He was arrested by Iranian security services in 2009, who linked him to the People’s Mojahedin Organisation of Iran (PMOI).  Links to this group many times results in a death sentence.  He says that it’s hard to describe the abuse to which he was subjected, because part of it was never knowing what was going to happen next, or what would eventually become of him.  Farzad’s treatment was hideous: he was often interrogated for more 12 hours at a time, and spent six months in solitary confinement. “I was constantly tortured both psychologically and physically,” Farzad says.

Also dissidents, his brother and sister joined other members of the PMOI in Iraq at the group’s base at camp Ashraf.

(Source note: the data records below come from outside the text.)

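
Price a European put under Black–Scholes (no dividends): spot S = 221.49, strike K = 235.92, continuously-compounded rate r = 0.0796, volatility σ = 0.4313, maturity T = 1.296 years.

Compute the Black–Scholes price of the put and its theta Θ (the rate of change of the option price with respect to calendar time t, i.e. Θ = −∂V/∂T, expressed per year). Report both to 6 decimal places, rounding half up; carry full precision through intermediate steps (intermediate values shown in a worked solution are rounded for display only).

price = 37.900554
Θ = -6.294439

σ√T = 0.4313·√1.296 = 0.491001
d₁ = (ln(S/K) + (r+σ²/2)T) / (σ√T) = (ln(221.49/235.92) + (0.0796+0.4313²/2)·1.296) / 0.491001 = (-0.063115 + 0.223702) / 0.491001 = 0.327061
d₂ = d₁ − σ√T = 0.327061 − 0.491001 = -0.163940
e^{−rT} = e^{−0.0796·1.296} = 0.901981
N(−d₁) = 0.371811,  N(−d₂) = 0.565111
Put price V = K·e^{−rT}·N(−d₂) − S·N(−d₁) = 120.252959 − 82.352405 = 37.900554
φ(d₁) = (1/√(2π))·e^{−d₁²/2} = 0.378166
Θ = −S·φ(d₁)·σ/(2√T) + r·K·e^{−rT}·N(−d₂) = −15.866574 + 9.572136 = -6.294439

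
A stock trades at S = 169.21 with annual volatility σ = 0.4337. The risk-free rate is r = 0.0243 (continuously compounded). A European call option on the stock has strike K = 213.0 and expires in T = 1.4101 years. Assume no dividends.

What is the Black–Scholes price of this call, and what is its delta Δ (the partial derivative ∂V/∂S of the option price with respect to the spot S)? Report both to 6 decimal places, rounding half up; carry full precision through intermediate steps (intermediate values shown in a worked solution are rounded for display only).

price = 22.451330
Δ = 0.451113

σ√T = 0.4337·√1.4101 = 0.515008
d₁ = (ln(S/K) + (r+σ²/2)T) / (σ√T) = (ln(169.21/213.0) + (0.0243+0.4337²/2)·1.4101) / 0.515008 = (-0.230152 + 0.166882) / 0.515008 = -0.122851
d₂ = d₁ − σ√T = -0.122851 − 0.515008 = -0.637860
e^{−rT} = e^{−0.0243·1.4101} = 0.966315
N(d₁) = 0.451113,  N(d₂) = 0.261783
Call price V = S·N(d₁) − K·e^{−rT}·N(d₂) = 76.332752 − 53.881421 = 22.451330
Δ = N(d₁) = 0.451113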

Under a truce with occupying US forces in 2009, the camp’s 3,400 residents were guaranteed protection under the Geneva Convention. However, the camp was handed over to the Iraqi government and the pro-Iranian administration, and increasingly became a target. Thirty-four people were killed at the camp in what US Secretary of State John Kerry would later refer to as “a massacre”.

In 2014 Farzad was released. A year later, he decided to flee Iran though his connection to the PMOI.  Now in France, he remains dedicated to a free Iran. “My life now is for the overthrowing of the regime in Iran,” he says. “It is not so important for me necessary that I will see that freedom myself. What is important is that Iran becomes free.”